An effective literacy program is one that addresses phonemic awareness, phonics, decoding skills, vocabulary, comprehension strategies, and writing. We begin with a series of assessments to determine the strengths and challenges of the reader, and the areas that require intervention.

To get the most out of the reading instruction, two sessions per week are recommended. The curriculum is created and structured based on your child’s needs and reading levels. We take into account your child’s interests, hobbies and create a program that is individualized. We can incorporate reading and writing assignments from other classes so that we are not adding additional work but rather we are integrating reading and writing skills using your child’s current curriculum.

Specific areas that can be addressed

Phonological Awareness:

The awareness of sound structures in words. These skills include being able to count the number of syllables in a words, and identifying rhyming words.

Phonemic Awareness:

The ability to detect and manipulate individual sounds in words, such as being able to identify the beginning or ending sound of a word, or change the sounds from one letter to another

Decoding Skills:

Decoding is the process of translating the printed word into sound, or saying the word to oneself.

Vocabulary Development:

Vocabulary development is an important to understanding what we read. It is best taught in the context of what students are reading in the classroom, rather than giving them a list of vocabulary words to learn each week. Word consciousness is a skill that we teach students so that they learn to identify unfamiliar words and look them up in the dictionary.

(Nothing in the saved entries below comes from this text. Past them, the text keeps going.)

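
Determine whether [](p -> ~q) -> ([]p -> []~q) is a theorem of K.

Valid

Tableau for the negation ~([](p -> ~q) -> ([]p -> []~q)):
1. ~([](p -> ~q) -> ([]p -> []~q)), u
2. [](p -> ~q), u
3. ~([]p -> []~q), u
4. []p, u
5. ~[]~q, u
6. q, v
7. p -> ~q, v
8. p, v
9. ~q, v
Accessibility: uRv
Branch closes: q and ~q both at v.
Every branch of the negation's tableau closes; the branch above is one of them.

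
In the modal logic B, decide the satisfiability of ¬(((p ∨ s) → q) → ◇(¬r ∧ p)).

Satisfiable

1. ¬(((p ∨ s) → q) → ◇(¬r ∧ p)), w0
2. (p ∨ s) → q, w0   [¬→-rule on 1]
3. ¬◇(¬r ∧ p), w0   [¬→-rule on 1]
4. ¬(¬r ∧ p), w0   [¬◇-rule on 3 via w0Rw0]
5. q, w0   [→-rule on 2 (branches; this branch)]
6. ¬p, w0   [¬∧-rule on 4 (branches; this branch)]
Accessibility: w0Rw0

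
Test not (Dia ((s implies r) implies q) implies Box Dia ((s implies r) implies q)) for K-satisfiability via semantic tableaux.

1. not (Dia ((s implies r) implies q) implies Box Dia ((s implies r) implies q)), u
2. Dia ((s implies r) implies q), u
3. not Box Dia ((s implies r) implies q), u
4. (s implies r) implies q, v
5. q, v
6. not Dia ((s implies r) implies q), w
Accessibility: uRv, uRw

Satisfiable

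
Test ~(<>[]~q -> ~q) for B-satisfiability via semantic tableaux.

1. ~(<>[]~q -> ~q), u
2. <>[]~q, u
3. q, u
4. []~q, v
5. ~q, u
Accessibility: uRu, uRv, vRu, vRv
Branch closes: q and ~q both at u.
Every branch closes; the branch above is one of them.

No, unsatisfiable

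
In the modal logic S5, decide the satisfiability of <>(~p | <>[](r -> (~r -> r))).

Yes, satisfiable

1. <>(~p | <>[](r -> (~r -> r))), w0
2. ~p | <>[](r -> (~r -> r)), w1   [<>-rule on 1: fresh world w1, w0Rw1]
3. <>[](r -> (~r -> r)), w1   [|-rule on 2 (branches; this branch)]
4. [](r -> (~r -> r)), w2   [<>-rule on 3: fresh world w2, w1Rw2]
5. r -> (~r -> r), w0   [[]-rule on 4 via w2Rw0]
6. r -> (~r -> r), w1   [[]-rule on 4 via w2Rw1]
7. r -> (~r -> r), w2   [[]-rule on 4 via w2Rw2]
8. ~r -> r, w0   [->-rule on 5 (branches; this branch)]
9. ~r -> r, w1   [->-rule on 6 (branches; this branch)]
10. ~r -> r, w2   [->-rule on 7 (branches; this branch)]
11. r, w0   [->-rule on 8 (branches; this branch)]
12. r, w1   [->-rule on 9 (branches; this branch)]
13. r, w2   [->-rule on 10 (branches; this branch)]
Accessibility: w0Rw0, w0Rw1, w0Rw2, w1Rw0, w1Rw1, w1Rw2, w2Rw0, w2Rw1, w2Rw2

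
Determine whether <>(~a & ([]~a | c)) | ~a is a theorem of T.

Invalid (countermodel exists)

Tableau for the negation ~(<>(~a & ([]~a | c)) | ~a):
1. ~(<>(~a & ([]~a | c)) | ~a), w0
2. ~<>(~a & ([]~a | c)), w0
3. a, w0
4. ~(~a & ([]~a | c)), w0
5. ~([]~a | c), w0
6. ~[]~a, w0
7. ~c, w0
8. a, w1
9. ~(~a & ([]~a | c)), w1
10. ~([]~a | c), w1
11. ~[]~a, w1
12. ~c, w1
13. a, w2
Accessibility: w0Rw0, w0Rw1, w1Rw1, w1Rw2, w2Rw2
The negation has an open branch (countermodel exists).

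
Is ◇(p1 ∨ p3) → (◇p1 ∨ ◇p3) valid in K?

Tableau for the negation ¬(◇(p1 ∨ p3) → (◇p1 ∨ ◇p3)):
1. ¬(◇(p1 ∨ p3) → (◇p1 ∨ ◇p3)), 0
2. ◇(p1 ∨ p3), 0
3. ¬(◇p1 ∨ ◇p3), 0
4. ¬◇p1, 0
5. ¬◇p3, 0
6. p1 ∨ p3, 1
7. ¬p1, 1
8. ¬p3, 1
9. p3, 1
Accessibility: 0R1
Branch closes: p3 and ¬p3 both at 1.
All branches of the negation close; one closing branch shown above.

Valid in K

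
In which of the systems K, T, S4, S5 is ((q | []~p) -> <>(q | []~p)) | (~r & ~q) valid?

K-tableau for the negation ~(((q | []~p) -> <>(q | []~p)) | (~r & ~q)):
1. ~(((q | []~p) -> <>(q | []~p)) | (~r & ~q)), w0
2. ~((q | []~p) -> <>(q | []~p)), w0
3. ~(~r & ~q), w0
4. q | []~p, w0
5. ~<>(q | []~p), w0
6. q, w0
7. []~p, w0
Complete open branch: countermodel on a K-frame, so not valid in K.
T-tableau for the negation ~(((q | []~p) -> <>(q | []~p)) | (~r & ~q)):
1. ~(((q | []~p) -> <>(q | []~p)) | (~r & ~q)), w0
2. ~((q | []~p) -> <>(q | []~p)), w0
3. ~(~r & ~q), w0
4. q | []~p, w0
5. ~<>(q | []~p), w0
6. ~(q | []~p), w0
7. ~q, w0
8. ~[]~p, w0
9. r, w0
10. []~p, w0
11. ~p, w0
12. p, w1
13. ~(q | []~p), w1
14. ~q, w1
15. ~[]~p, w1
16. ~p, w1
Accessibility: w0Rw0, w0Rw1, w1Rw1
Branch closes: p and ~p both at w1.
Every branch closes (one shown): valid in T, hence also in S4, S5 (every theorem of T is a theorem of S4 and S5).

T, S4, S5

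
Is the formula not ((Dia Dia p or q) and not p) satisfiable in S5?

1. not ((Dia Dia p or q) and not p), u
2. p, u
Accessibility: uRu

Satisfiable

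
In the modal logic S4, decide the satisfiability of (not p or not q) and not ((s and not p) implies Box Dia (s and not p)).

1. (not p or not q) and not ((s and not p) implies Box Dia (s and not p)), 0
2. not p or not q, 0
3. not ((s and not p) implies Box Dia (s and not p)), 0
4. s and not p, 0
5. not Box Dia (s and not p), 0
6. s, 0
7. not p, 0
8. not q, 0
9. not Dia (s and not p), 1
10. not (s and not p), 1
11. p, 1
Accessibility: 0R0, 0R1, 1R1

Satisfiable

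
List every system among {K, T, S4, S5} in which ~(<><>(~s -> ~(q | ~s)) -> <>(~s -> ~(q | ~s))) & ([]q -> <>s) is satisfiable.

S4-tableau for the formula:
1. ~(<><>(~s -> ~(q | ~s)) -> <>(~s -> ~(q | ~s))) & ([]q -> <>s), 0
2. ~(<><>(~s -> ~(q | ~s)) -> <>(~s -> ~(q | ~s))), 0
3. []q -> <>s, 0
4. <><>(~s -> ~(q | ~s)), 0
5. ~<>(~s -> ~(q | ~s)), 0
6. ~(~s -> ~(q | ~s)), 0
7. ~s, 0
8. q | ~s, 0
9. ~[]q, 0
10. <>(~s -> ~(q | ~s)), 1
11. ~(~s -> ~(q | ~s)), 1
12. ~s, 1
13. q | ~s, 1
14. ~q, 2
15. ~(~s -> ~(q | ~s)), 2
16. ~s, 2
17. q | ~s, 2
18. ~s -> ~(q | ~s), 3
19. ~(~s -> ~(q | ~s)), 3
20. ~s, 3
21. q | ~s, 3
22. ~(q | ~s), 3
23. ~q, 3
24. s, 3
Accessibility: 0R0, 0R1, 0R2, 0R3, 1R1, 1R3, 2R2, 3R3
Branch closes: s and ~s both at 3.
Every branch closes (one shown): unsatisfiable in S4, hence also in S5 (every S5-frame is an S4-frame).
T-tableau for the formula:
1. ~(<><>(~s -> ~(q | ~s)) -> <>(~s -> ~(q | ~s))) & ([]q -> <>s), 0
2. ~(<><>(~s -> ~(q | ~s)) -> <>(~s -> ~(q | ~s))), 0
3. []q -> <>s, 0
4. <><>(~s -> ~(q | ~s)), 0
5. ~<>(~s -> ~(q | ~s)), 0
6. ~(~s -> ~(q | ~s)), 0
7. ~s, 0
8. q | ~s, 0
9. ~[]q, 0
10. <>(~s -> ~(q | ~s)), 1
11. ~(~s -> ~(q | ~s)), 1
12. ~s, 1
13. q | ~s, 1
14. ~q, 2
15. ~(~s -> ~(q | ~s)), 2
16. ~s, 2
17. q | ~s, 2
18. ~s -> ~(q | ~s), 3
19. ~(q | ~s), 3
20. ~q, 3
21. s, 3
Accessibility: 0R0, 0R1, 0R2, 1R1, 1R3, 2R2, 3R3
Complete open branch: satisfiable in T, hence also in K (this T-model is also a K-model).

K, T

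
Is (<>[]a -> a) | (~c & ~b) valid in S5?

Tableau for the negation ~((<>[]a -> a) | (~c & ~b)):
1. ~((<>[]a -> a) | (~c & ~b)), 0
2. ~(<>[]a -> a), 0
3. ~(~c & ~b), 0
4. <>[]a, 0
5. ~a, 0
6. b, 0
7. []a, 1
8. a, 0
Accessibility: 0R0, 0R1, 1R0, 1R1
Branch closes: a and ~a both at 0.
Every branch of the negation's tableau closes; the branch above is one of them.

Valid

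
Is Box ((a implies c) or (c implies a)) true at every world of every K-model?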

Fluency is the ability to read out loud effortlessly, without pausing, and using appropriate expression. When we read fluently, we can then focus on enjoying the material, and it allows us to understand what we are reading much easier.

Comprehension Strategies:

All of the previous skills do not mean anything if we cannot understand what we are reading. We teach a variety of strategies to help readers understand what they are reading. Comprehension strategies can be taught in the context of three stages; before, during, and after we read. At each stage, we can use specific strategies to help us make sure that we are understanding what we are reading.


Reading and writing go hand in hand and have a reciprocal relationship. Reading can help strengthen writing skills and practicing writing skills can help improve reading. We can work on grammar, the use of language, and the mechanics of writing, it is also important that students explore their creativity and self-expression through the written word.